Given the over-riding public interest in the resignation of a Commissioner under controversial and contested circumstances, it is by no means a cut-and-dry legal issue that the Commission cannot disclose the facts around Dalligate. Some legal analyses, based on EU case law, suggest that the Commission is in fact free to disclose the OLAF report to the European Parliament, because of the Parliament’s requisite role of democratic oversight.

In any case, disclosure of the OLAF report is only one element of the problem. The limited information provided by the Commission so far has been contradictory and raised a large number of burning questions. Using the ongoing investigation by the Maltese police as an argument for not answering even the most basic questions about what happened in the scandal is unacceptable. Would a national government get away with this, if a government minister had to resign over a scandal involving corruption allegations?

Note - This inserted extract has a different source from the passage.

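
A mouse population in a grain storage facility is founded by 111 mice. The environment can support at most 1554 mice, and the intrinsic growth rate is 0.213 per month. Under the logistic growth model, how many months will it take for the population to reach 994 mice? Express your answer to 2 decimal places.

A = (K − N₀)/N₀ = (1554 − 111)/111 = 13.
Solve 1554/(1 + 13·e^(−0.213t)) = 994: 1 + 13·e^(−0.213t) = 1.5634, so e^(−0.213t) = 0.0433369.
−0.213·t = ln(0.0433369) = -3.1387, so t = 3.1387/0.213 = 14.736.

14.74 months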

We still need basic answers about why Dalli resigned, whether Barrosso requested his resignation, and if the Commission maintains it has “no evidence of any illegal behaviour of Mr Dalli”. In which case, we need to know if Dalli broke any internal rules, and if these rules were in the code of conduct for Commissioners, or if they were based on the WHO Framework Convention on Tobacco Control. We need transparency on whether the Commission is investigating other cases of “unofficial contacts with... industry, through a private intermediary, without there being any discernible or legitimate reasons to involve this intermediary,” the reputed reason for Dalli's resignation being the only politically tenable option.

But instead of answering these questions, the Commission’s response to Parliament shows a very disturbing attitude. Despite the obvious failure of the current rules and procedures around contacts with lobbyists, the Commission says it “has no plan to review its rules related to the consultation of stakeholders in the tobacco industry in the policy-making process.

One cannot help but wonder at some of the Commission's answers. To the question “Were documents relating to the review of the Tobacco Directive destroyed in DG SANCO”, the Commission answers that “No instruction was ever given to destroy documents”. Why not give a direct answer, to avoid the appearance of deliberate circumvention? OLAF is no better, responding to a question about two telephone calls between OLAF and the government of Malta, on October 15 at 10:01:26 hours and on October 21 at 19:52:43, that “Without further information, OLAF is unable to identify these telephone calls.” What are the public supposed to conclude from this? That the anti-fraud agency has so many telephone calls with the Maltese government that more than one is underway at any given second!?

It is however true that some remarkable new information about the lobbying and high-level access of the tobacco industry comes to light from the Commission's responses, serving to raise even more questions. This includes conversations between the Commission’s Legal Service officials and ex-head of Legal Services turned lawyer lobbying for Philip Morris International. It also includes two meetings between the Commission’s Secretariat General and former MEP Ms Riis-Jørgensen turned lobbyist for Kreab Gavin Anderson, whose clients include Swedish Match. Meetings that ware not disclosed under recent access to documents requests for all such contacts.

The Commission appears not to care about the damage the continued secrecy is doing to its already fragile reputation. It dismissively responds to concerns about the public perception and appearance of bribery, corruption and wrongdoings, saying that “this case, however regrettable, doesn’t call into question the integrity and reputation of the Institution.”

The Commission urgently needs to wake up and smell the smoke, before it lets the whole house burn down.